Ab hier begleitet er unsere 8 Bikes, mit seiner NC 700 S im coolen Design, auf unseren weiteren Etappen entlang der Rheingoldstraße.



Der schmale Höhenzug hinüber zur Mosel ist später wieder schnell überwunden und wir folgen gemütlich dem Flusslauf bis Pommern. 



Hier haben wir uns beim „Moselimbiss“ den nächsten Stopp verdient.


 













Zusammen sitzen wir bei Pommes und leckeren Bratwürsten und tauschen uns aus. Toll, welche Möglichkeiten überregionale Foren bieten können. Werde ich auf jeden Fall weiter verfolgen.



Herzlicher Abschied von Klaus der nun wieder nach St. Goar zurückfährt, während wir am Bahnübergang 10 Minuten verplempern ohne zu wissen, dass auf der anderen Seite Waller von unseren "WSBikern" mit seiner Truppe ebenfalls auf den Zug wartet. Erst als Egbert „Hey Herbert“ ruft werde ich aufmerksam, da sind wir aber auch schon aneinander vorbei.


 













Schöne Strecken bis Bad Münstereifel, ein letzter Kaffee, herzliche Verabschiedung und ab auf die Bahn.


 













Wir wollen ja vor dem Dunkeln wieder zu Hause sein ;-)

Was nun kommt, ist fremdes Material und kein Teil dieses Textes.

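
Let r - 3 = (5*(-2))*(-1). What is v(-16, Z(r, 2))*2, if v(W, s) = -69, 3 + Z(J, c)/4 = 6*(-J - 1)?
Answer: -138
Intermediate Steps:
r = 13 (r = 3 + (5*(-2))*(-1) = 3 - 10*(-1) = 3 + 10 = 13)
Z(J, c) = -36 - 24*J (Z(J, c) = -12 + 4*(6*(-J - 1)) = -12 + 4*(6*(-1 - J)) = -12 + 4*(-6 - 6*J) = -12 + (-24 - 24*J) = -36 - 24*J)
v(-16, Z(r, 2))*2 = -69*2 = -138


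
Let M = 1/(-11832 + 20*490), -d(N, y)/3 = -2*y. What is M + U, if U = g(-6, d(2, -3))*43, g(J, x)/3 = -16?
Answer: -4194049/2032 ≈ -2064.0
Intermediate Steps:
d(N, y) = 6*y (d(N, y) = -(-6)*y = 6*y)
g(J, x) = -48 (g(J, x) = 3*(-16) = -48)
M = -1/2032 (M = 1/(-11832 + 9800) = 1/(-2032) = -1/2032 ≈ -0.00049213)
U = -2064 (U = -48*43 = -2064)
M + U = -1/2032 - 2064 = -4194049/2032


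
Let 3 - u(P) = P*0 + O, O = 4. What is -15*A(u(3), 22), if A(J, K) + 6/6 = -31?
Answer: 480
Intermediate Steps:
u(P) = -1 (u(P) = 3 - (P*0 + 4) = 3 - (0 + 4) = 3 - 1*4 = 3 - 4 = -1)
A(J, K) = -32 (A(J, K) = -1 - 31 = -32)
-15*A(u(3), 22) = -15*(-32) = 480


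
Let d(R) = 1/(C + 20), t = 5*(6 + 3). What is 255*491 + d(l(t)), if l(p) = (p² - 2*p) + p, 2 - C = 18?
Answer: 500821/4 ≈ 1.2521e+5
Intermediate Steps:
C = -16 (C = 2 - 1*18 = 2 - 18 = -16)
t = 45 (t = 5*9 = 45)
l(p) = p² - p
d(R) = ¼ (d(R) = 1/(-16 + 20) = 1/4 = ¼)
255*491 + d(l(t)) = 255*491 + ¼ = 125205 + ¼ = 500821/4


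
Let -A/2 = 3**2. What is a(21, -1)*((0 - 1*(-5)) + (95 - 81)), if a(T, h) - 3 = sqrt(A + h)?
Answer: 57 + 19*I*sqrt(19) ≈ 57.0 + 82.819*I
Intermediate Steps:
A = -18 (A = -2*3**2 = -2*9 = -18)
a(T, h) = 3 + sqrt(-18 + h)
a(21, -1)*((0 - 1*(-5)) + (95 - 81)) = (3 + sqrt(-18 - 1))*((0 - 1*(-5)) + (95 - 81)) = (3 + sqrt(-19))*((0 + 5) + 14) = (3 + I*sqrt(19))*(5 + 14) = (3 + I*sqrt(19))*19 = 57 + 19*I*sqrt(19)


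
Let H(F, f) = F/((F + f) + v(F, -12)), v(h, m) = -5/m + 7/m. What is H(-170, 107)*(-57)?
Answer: -58140/379 ≈ -153.40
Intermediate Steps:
v(h, m) = 2/m
H(F, f) = F/(-1/6 + F + f) (H(F, f) = F/((F + f) + 2/(-12)) = F/((F + f) + 2*(-1/12)) = F/((F + f) - 1/6) = F/(-1/6 + F + f))
H(-170, 107)*(-57) = (6*(-170)/(-1 + 6*(-170) + 6*107))*(-57) = (6*(-170)/(-1 - 1020 + 642))*(-57) = (6*(-170)/(-379))*(-57) = (6*(-170)*(-1/379))*(-57) = (1020/379)*(-57) = -58140/379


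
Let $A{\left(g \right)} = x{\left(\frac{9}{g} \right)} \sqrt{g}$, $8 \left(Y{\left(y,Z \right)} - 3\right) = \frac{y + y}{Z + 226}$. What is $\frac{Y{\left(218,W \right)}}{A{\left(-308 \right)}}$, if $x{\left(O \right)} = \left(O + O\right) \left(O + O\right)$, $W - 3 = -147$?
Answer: $- \frac{46277 i \sqrt{77}}{6642} \approx - 61.138 i$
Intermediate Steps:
$W = -144$ ($W = 3 - 147 = -144$)
$Y{\left(y,Z \right)} = 3 + \frac{y}{4 \left(226 + Z\right)}$ ($Y{\left(y,Z \right)} = 3 + \frac{\left(y + y\right) \frac{1}{Z + 226}}{8} = 3 + \frac{2 y \frac{1}{226 + Z}}{8} = 3 + \frac{y}{4 \left(226 + Z\right)}$)
$x{\left(O \right)} = 4 O^{2}$ ($x{\left(O \right)} = 2 O 2 O = 4 O^{2}$)
$A{\left(g \right)} = \frac{324}{g^{\frac{3}{2}}}$ ($A{\left(g \right)} = 4 \left(\frac{9}{g}\right)^{2} \sqrt{g} = 4 \frac{81}{g^{2}} \sqrt{g} = \frac{324}{g^{2}} \sqrt{g} = \frac{324}{g^{\frac{3}{2}}}$)
$\frac{Y{\left(218,W \right)}}{A{\left(-308 \right)}} = \frac{\frac{1}{4} \frac{1}{226 - 144} \left(2712 + 218 + 12 \left(-144\right)\right)}{324 \frac{1}{\left(-616\right) i \sqrt{77}}} = \frac{\frac{1}{4} \cdot \frac{1}{82} \left(2712 + 218 - 1728\right)}{324 \frac{i \sqrt{77}}{47432}} = \frac{\frac{1}{4} \cdot \frac{1}{82} \cdot 1202}{\frac{81}{11858} i \sqrt{77}} = \frac{601 \left(- \frac{154 i \sqrt{77}}{81}\right)}{164} = - \frac{46277 i \sqrt{77}}{6642}$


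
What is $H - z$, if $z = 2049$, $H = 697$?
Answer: $-1352$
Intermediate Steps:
$H - z = 697 - 2049 = -1352$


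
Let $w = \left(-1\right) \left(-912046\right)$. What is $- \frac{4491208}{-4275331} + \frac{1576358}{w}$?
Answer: $\frac{5417820258033}{1949649268613} \approx 2.7789$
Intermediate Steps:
$w = 912046$
$- \frac{4491208}{-4275331} + \frac{1576358}{w} = - \frac{4491208}{-4275331} + \frac{1576358}{912046} = \left(-4491208\right) \left(- \frac{1}{4275331}\right) + 1576358 \cdot \frac{1}{912046} = \frac{4491208}{4275331} + \frac{788179}{456023} = \frac{5417820258033}{1949649268613}$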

Am AD Jackerath löst sich unser „Rheingold-Team“ so nach und nach wieder „fliegend“ auf, ein super Tourtag mit tollen Bikerinnen und Bikern geht zu Ende – Dann bis zur nächsten Tour.




520 spannenden Kilometer und eine super gestimmte NC 700 „X“, die alle meine Erwartungen erfüllt-  und mir ein tolles neues Fahrgefühl vermittelt hat.